Proposals for new power plants: With or without pollution?

Continued from yesterday
Discrepancies in CEB estimates
One of the key components in the infrastructure required to import LNG is the terminal to be built at the jetty where the LNG carrier is berthed. The jetty has to be at least 16 m deep to accommodate large LNG carriers and there has to be cryogenic tanks built on the jetty itself into which the liquefied gas could be transferred through a solid arm extended from the carrier. Alongside the LNG storage tank, a facility to covert the liquid into a gas has to be built with sufficient capacity, with send-off terminals to which pipelines could be connected which has been the traditional method of transferring the gas to a consumer. Such terminals are costly, and according to the World LNG Report 2015, published by International Gas Union, the costs are likely to be about USD 300 per tonne of throughput.
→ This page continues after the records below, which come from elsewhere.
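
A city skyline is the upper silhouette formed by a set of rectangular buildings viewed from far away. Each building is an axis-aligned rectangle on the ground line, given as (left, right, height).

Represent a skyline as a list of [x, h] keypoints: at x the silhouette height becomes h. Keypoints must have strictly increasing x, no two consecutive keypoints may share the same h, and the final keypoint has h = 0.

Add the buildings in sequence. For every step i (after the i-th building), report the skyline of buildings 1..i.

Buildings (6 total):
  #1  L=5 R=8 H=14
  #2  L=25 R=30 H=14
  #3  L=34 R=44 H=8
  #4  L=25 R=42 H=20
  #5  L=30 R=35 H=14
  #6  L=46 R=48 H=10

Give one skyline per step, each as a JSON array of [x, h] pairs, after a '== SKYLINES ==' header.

== SKYLINES ==
[[5,14],[8,0]]
[[5,14],[8,0],[25,14],[30,0]]
[[5,14],[8,0],[25,14],[30,0],[34,8],[44,0]]
[[5,14],[8,0],[25,20],[42,8],[44,0]]
[[5,14],[8,0],[25,20],[42,8],[44,0]]
[[5,14],[8,0],[25,20],[42,8],[44,0],[46,10],[48,0]]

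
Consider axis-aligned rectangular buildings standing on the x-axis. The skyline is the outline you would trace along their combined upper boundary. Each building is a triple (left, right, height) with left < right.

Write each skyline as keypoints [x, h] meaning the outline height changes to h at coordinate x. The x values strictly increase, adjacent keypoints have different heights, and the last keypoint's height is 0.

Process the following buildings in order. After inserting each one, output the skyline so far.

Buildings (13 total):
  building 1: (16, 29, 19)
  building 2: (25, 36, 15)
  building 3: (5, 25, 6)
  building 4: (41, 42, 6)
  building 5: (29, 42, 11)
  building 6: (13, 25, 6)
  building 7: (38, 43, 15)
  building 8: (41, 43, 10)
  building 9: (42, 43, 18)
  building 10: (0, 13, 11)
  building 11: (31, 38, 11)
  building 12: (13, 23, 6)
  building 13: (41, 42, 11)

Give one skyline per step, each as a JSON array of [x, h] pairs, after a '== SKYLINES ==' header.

== SKYLINES ==
[[16,19],[29,0]]
[[16,19],[29,15],[36,0]]
[[5,6],[16,19],[29,15],[36,0]]
[[5,6],[16,19],[29,15],[36,0],[41,6],[42,0]]
[[5,6],[16,19],[29,15],[36,11],[42,0]]
[[5,6],[16,19],[29,15],[36,11],[42,0]]
[[5,6],[16,19],[29,15],[36,11],[38,15],[43,0]]
[[5,6],[16,19],[29,15],[36,11],[38,15],[43,0]]
[[5,6],[16,19],[29,15],[36,11],[38,15],[42,18],[43,0]]
[[0,11],[13,6],[16,19],[29,15],[36,11],[38,15],[42,18],[43,0]]
[[0,11],[13,6],[16,19],[29,15],[36,11],[38,15],[42,18],[43,0]]
[[0,11],[13,6],[16,19],[29,15],[36,11],[38,15],[42,18],[43,0]]
[[0,11],[13,6],[16,19],[29,15],[36,11],[38,15],[42,18],[43,0]]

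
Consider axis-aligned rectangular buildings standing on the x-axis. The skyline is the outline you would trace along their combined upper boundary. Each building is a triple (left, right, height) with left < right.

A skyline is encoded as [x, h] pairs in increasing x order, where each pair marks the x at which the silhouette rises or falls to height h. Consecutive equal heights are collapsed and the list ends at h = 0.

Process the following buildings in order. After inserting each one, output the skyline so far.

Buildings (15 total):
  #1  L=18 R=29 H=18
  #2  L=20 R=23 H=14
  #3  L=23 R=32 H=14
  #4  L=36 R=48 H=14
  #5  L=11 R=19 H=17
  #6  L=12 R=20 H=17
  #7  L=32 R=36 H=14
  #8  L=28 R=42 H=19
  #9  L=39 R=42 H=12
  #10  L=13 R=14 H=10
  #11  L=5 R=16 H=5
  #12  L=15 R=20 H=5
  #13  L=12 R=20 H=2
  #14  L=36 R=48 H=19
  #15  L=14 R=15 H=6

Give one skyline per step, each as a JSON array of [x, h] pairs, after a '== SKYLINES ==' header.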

In the computation made by CEB for the LNG case, it has added the terminal cost to the power plant cost, which is not the correct practice. What is normally done is to amortize the cost of the terminal into an annual expenditure per unit amount of gas delivered expressed in million British thermal units (MBtu) and add that value to the cost of the gas, which in this case is USD 0.8 per MBtu. Furthermore, CEB has used an outdated value of USD 12.63 per MBtu for the cost of the gas which has come down drastically in recent years. According to a LNG supply contract India has entered into with Qatar last December, the price negotiated was USD 6-7 per MBtu. Hence, a price of USD 6.5 per MBtu was assumed, on the understanding that the Government of Sri Lanka could enter into a similar contract with Qatar Government directly.